We are combining this SG&A restructuring with two previously announced programmes. These comprise the headcount reduction of 1,600 related to the proposed R&D footprint changes announced on 18 March 2013, and the balance of the Phase 3 restructuring programme announced in February 2012, which amounts to 1,150 roles. The total combined Phase 4 programme entails an estimated global headcount reduction of about 5,050 over the 2013-2016 period.
The combined programme of changes is estimated to incur $2.3 billion in one-time restructuring charges to the P&L, of which $1.7 billion are expected to be cash costs. Benefits of approximately $800 million per annum are expected by 2016.
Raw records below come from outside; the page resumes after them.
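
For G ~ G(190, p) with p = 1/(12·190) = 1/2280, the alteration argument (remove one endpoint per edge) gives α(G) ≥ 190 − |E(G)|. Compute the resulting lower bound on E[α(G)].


E[|E(G)|] = C(190, 2)·p = 17955 · (1/2280) = 63/8.
E[α(G)] ≥ n − E[|E(G)|] = 190 − 63/8 = 1457/8.
Numerically: ≈ 182.125.
(This is only a lower bound; the true E[α(G)] may be larger.)

E[α(G)] ≥ 1457/8 ≈ 182.125.


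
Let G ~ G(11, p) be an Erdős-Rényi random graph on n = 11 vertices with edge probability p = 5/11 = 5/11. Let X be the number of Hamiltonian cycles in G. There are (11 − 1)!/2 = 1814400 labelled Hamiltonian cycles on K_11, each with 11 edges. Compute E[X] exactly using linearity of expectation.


K_11 has (11 − 1)!/2 = 1814400 labelled Hamiltonian cycles.
For each such Hamiltonian cycle H, let X_H = 1 if all 11 edges of H are present in G. Then P[X_H = 1] = p^{11} = (5/11)^{11} = 48828125/285311670611.
By linearity: E[X] = Σ_H E[X_H] = 1814400 · p^{11} = 1814400 · 48828125/285311670611 = 88593750000000/285311670611.
Numerically: E[X] ≈ 310.516.

E[X] = 1814400 · (5/11)^{11} = 88593750000000/285311670611 ≈ 310.516.


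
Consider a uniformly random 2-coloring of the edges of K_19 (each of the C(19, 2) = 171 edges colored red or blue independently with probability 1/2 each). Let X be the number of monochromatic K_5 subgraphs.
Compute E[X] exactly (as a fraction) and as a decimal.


Let X = Σ_S X_S over the C(19, 5) = 11628 subsets S of size 5, where X_S = 1 if the K_5 on S is monochromatic.
For a fixed S, the K_5 on S has C(5, 2) = 10 edges. P[all 10 edges red] = (1/2)^10, and likewise for blue, so P[monochromatic] = 2·(1/2)^10 = 2^{1 − 10} = 1/512.
By linearity: E[X] = C(19, 5) · 2^{1 − 10} = 11628 · 1/512 = 2907/128.
Numerically: E[X] ≈ 22.711.

E[X] = C(19,5)·2^(1−C(5,2)) = 2907/128 ≈ 22.711.


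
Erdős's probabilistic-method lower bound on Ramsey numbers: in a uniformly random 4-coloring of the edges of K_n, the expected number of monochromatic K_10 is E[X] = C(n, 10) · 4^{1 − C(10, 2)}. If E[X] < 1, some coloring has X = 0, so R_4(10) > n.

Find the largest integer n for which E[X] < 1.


We need C(n, 10) · 4^{1 − 45} < 1, i.e. C(n, 10) < 4^{45 − 1} = 309485009821345068724781056.
Check values of n near the boundary:
  n = 2017: C(2017, 10) = 300324964434452596180990448; 300324964434452596180990448 < 309485009821345068724781056? YES
  n = 2018: C(2018, 10) = 301820606687612220663963508; 301820606687612220663963508 < 309485009821345068724781056? YES
  n = 2019: C(2019, 10) = 303322949179835278009229628; 303322949179835278009229628 < 309485009821345068724781056? YES
  n = 2020: C(2020, 10) = 304832018578739931133653656; 304832018578739931133653656 < 309485009821345068724781056? YES
  n = 2021: C(2021, 10) = 306347841644770462864800616; 306347841644770462864800616 < 309485009821345068724781056? YES
  n = 2022: C(2022, 10) = 307870445231474093395937796; 307870445231474093395937796 < 309485009821345068724781056? YES
  n = 2023: C(2023, 10) = 309399856285778485315440716; 309399856285778485315440716 < 309485009821345068724781056? YES
  n = 2024: C(2024, 10) = 310936101848269937576192656; 310936101848269937576192656 < 309485009821345068724781056? NO
The largest n with C(n, 10) < 309485009821345068724781056 is n = 2023 (where E[X] = 77349964071444621328860179/77371252455336267181195264 ≈ 0.999725). Hence R_4(10) > 2023, i.e. R_4(10) ≥ 2024.

Largest n = 2023; hence R_4(10) > 2023.


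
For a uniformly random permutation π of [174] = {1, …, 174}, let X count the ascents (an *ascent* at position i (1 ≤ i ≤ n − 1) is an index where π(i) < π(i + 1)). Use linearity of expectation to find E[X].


Write X = Σ X_I over i = 1, …, 173, with X_I the indicator of one ascent.
There are 173 indicators.
For each fixed i, the pair (π(i), π(i+1)) is a uniformly random ordered pair of distinct values from {1, …, 174}; by symmetry P[π(i) < π(i+1)] = 1/2.
By linearity: E[X] = 173 · (1/2) = (174 − 1) · (1/2) = 173/2 ≈ 86.500.

E[X] = 173/2 = 86.500.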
Financial objectives and capital allocation
At the Investor Day briefing, we will lay out our financial objectives and capital allocation policy, including:
- Maintaining strong Core pre-R&D margins with a target range of 48% to 52%;
- An expectation that up to 50% of the post-tax, pre-R&D cashflow from our on-market portfolio will be reinvested in R&D, external collaborations and in-licensing, as well as capital investment;
- A commitment to maintain our progressive dividend policy under which we hold or grow the dividend per share with a target cover of two times core earnings over the investment cycle;
- Allocating the balance of cashflows to fund additional value-creating business development and bolt-on acquisitions;
- Returning cash through share repurchases over time if no value-creating business development opportunities arise.
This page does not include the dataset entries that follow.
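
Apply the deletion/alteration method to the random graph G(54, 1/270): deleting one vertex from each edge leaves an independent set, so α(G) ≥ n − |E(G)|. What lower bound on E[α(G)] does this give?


E[|E(G)|] = C(54, 2)·p = 1431 · (1/270) = 53/10.
E[α(G)] ≥ n − E[|E(G)|] = 54 − 53/10 = 487/10.
Numerically: ≈ 48.7000.
(This is only a lower bound; the true E[α(G)] may be larger.)

E[α(G)] ≥ 487/10 ≈ 48.7000.


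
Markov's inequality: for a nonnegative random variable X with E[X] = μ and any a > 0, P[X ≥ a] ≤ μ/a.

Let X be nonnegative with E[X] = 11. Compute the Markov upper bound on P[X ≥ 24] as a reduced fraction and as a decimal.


μ = E[X] = 11, a = 24.
Markov: P[X ≥ 24] ≤ μ/a = (11)/24 = 11/24.
Numerically: ≈ 0.458.
(Since a = 24 > μ = 11.000, the bound 11/24 is < 1 and informative.)

P[X ≥ 24] ≤ 11/24 ≈ 0.458.


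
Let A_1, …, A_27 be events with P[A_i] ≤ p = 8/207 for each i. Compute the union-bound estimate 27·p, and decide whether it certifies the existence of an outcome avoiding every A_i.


Union bound: P[∪_{i=1}^{27} A_i] ≤ Σ_i P[A_i] ≤ 27·p = 27·(8/207) = 24/23.
Numerically: 24/23 ≈ 1.0435.
Is 24/23 < 1? NO.
Since the bound 24/23 is ≥ 1, the union bound is uninformative here; it does NOT by itself certify existence.

27·p = 24/23 ≈ 1.0435; existence NOT certified by the union bound.


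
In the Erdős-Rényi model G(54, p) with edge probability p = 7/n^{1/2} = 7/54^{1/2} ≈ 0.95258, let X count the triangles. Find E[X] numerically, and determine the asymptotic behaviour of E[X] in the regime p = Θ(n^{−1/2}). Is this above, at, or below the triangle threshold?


Number of potential triangles: C(54, 3) = 24804.
Each occurs with probability p³ ≈ (0.95258)³ ≈ 8.6437755e-01.
By linearity: E[X] = C(54, 3)·p³ ≈ 24804 · 8.6437755e-01 ≈ 21440.02083.
Since α = 1/2 < 1, p = c/n^{1/2} ≫ 1/n is above the triangle threshold p ~ 1/n. Asymptotically E[X] ~ (c³/6)·n^{3(1−α)} = (7³/6)·n^{1.5} → ∞; triangles are abundant w.h.p.

E[X] ≈ 21440.02083; in regime p = Θ(1/n^{1/2}) E[X] diverges (above the triangle threshold p ~ 1/n).


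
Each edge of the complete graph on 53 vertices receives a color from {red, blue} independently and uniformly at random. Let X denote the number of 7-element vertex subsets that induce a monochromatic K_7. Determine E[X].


Let X = Σ_S X_S over the C(53, 7) = 154143080 subsets S of size 7, where X_S = 1 if the K_7 on S is monochromatic.
For a fixed S, the K_7 on S has C(7, 2) = 21 edges. P[all 21 edges red] = (1/2)^21, and likewise for blue, so P[monochromatic] = 2·(1/2)^21 = 2^{1 − 21} = 1/1048576.
Summing: E[X] = C(53, 7) · 2^{1 − 21} = 154143080 · 1/1048576 = 19267885/131072.
Numerically: E[X] ≈ 147.00230.

E[X] = C(53,7)·2^(1−C(7,2)) = 19267885/131072 ≈ 147.00230.


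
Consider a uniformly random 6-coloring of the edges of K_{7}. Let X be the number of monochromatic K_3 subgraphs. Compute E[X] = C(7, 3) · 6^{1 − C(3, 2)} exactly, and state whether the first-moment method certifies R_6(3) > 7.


E[X] = C(7, 3) · 6^{1 − 3} = 35 · 6^{−2} = 35/36.
As a reduced fraction: E[X] = 35/36 ≈ 0.972.
Is E[X] < 1? YES.
Since E[X] < 1, there exists a 6-coloring of K_{7} with no monochromatic K_3; hence R_6(3) > 7.

E[X] = 35/36 ≈ 0.972; E[X] < 1, so R_6(3) > 7.


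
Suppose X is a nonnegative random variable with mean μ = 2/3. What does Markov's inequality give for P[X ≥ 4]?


μ = E[X] = 2/3, a = 4.
Markov: P[X ≥ 4] ≤ μ/a = (2/3)/4 = 1/6.
Numerically: ≈ 0.166667.
(Since a = 4 > μ = 0.666667, the bound 1/6 is < 1 and informative.)

P[X ≥ 4] ≤ 1/6 ≈ 0.166667.


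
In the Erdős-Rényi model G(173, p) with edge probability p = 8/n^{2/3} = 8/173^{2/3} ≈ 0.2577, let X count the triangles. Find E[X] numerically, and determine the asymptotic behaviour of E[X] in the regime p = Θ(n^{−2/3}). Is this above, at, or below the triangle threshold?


Number of potential triangles: C(173, 3) = 848046.
Each occurs with probability p³ ≈ (0.2577)³ ≈ 1.710715e-02.
By linearity: E[X] = C(173, 3)·p³ ≈ 848046 · 1.710715e-02 ≈ 14507.6532.
Since α = 2/3 < 1, p = c/n^{2/3} ≫ 1/n is above the triangle threshold p ~ 1/n. Asymptotically E[X] ~ (c³/6)·n^{3(1−α)} = (8³/6)·n^{1} → ∞; triangles are abundant w.h.p.

E[X] ≈ 14507.6532; in regime p = Θ(1/n^{2/3}) E[X] diverges (above the triangle threshold p ~ 1/n).


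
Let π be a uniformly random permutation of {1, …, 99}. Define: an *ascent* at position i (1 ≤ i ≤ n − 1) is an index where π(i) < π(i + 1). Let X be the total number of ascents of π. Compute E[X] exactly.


Write X = Σ X_I over i = 1, …, 98, with X_I the indicator of one ascent.
There are 98 indicators.
For each fixed i, the pair (π(i), π(i+1)) is a uniformly random ordered pair of distinct values from {1, …, 99}; by symmetry P[π(i) < π(i+1)] = 1/2.
By linearity: E[X] = 98 · (1/2) = (99 − 1) · (1/2) = 49 ≈ 49.0000.

E[X] = 49 = 49.0000.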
As previously stated, in adopting a progressive dividend policy, by which the Board intends to maintain or grow the dividend each year, AstraZeneca’s Board recognises that some earnings fluctuations are to be expected as the revenue base transitions through a period of exclusivity losses and new product launches. The Board’s view is that the annual dividend will not just reflect the financial performance of a single year taken in isolation, but reflects its view of the earnings prospects for the Group over the entirety of the investment cycle.
Long-term incentives
The company is proposing to review its long-term incentive performance metrics to maximise alignment with the strategy of returning to growth and achieving scientific leadership. The company’s Remuneration Committee will consult the Group’s largest investors about its thinking in this area before any long term incentive awards are made in 2013 and will take those views into account before reaching its final decision. Further information about new performance metrics would be made available at the company’s AGM.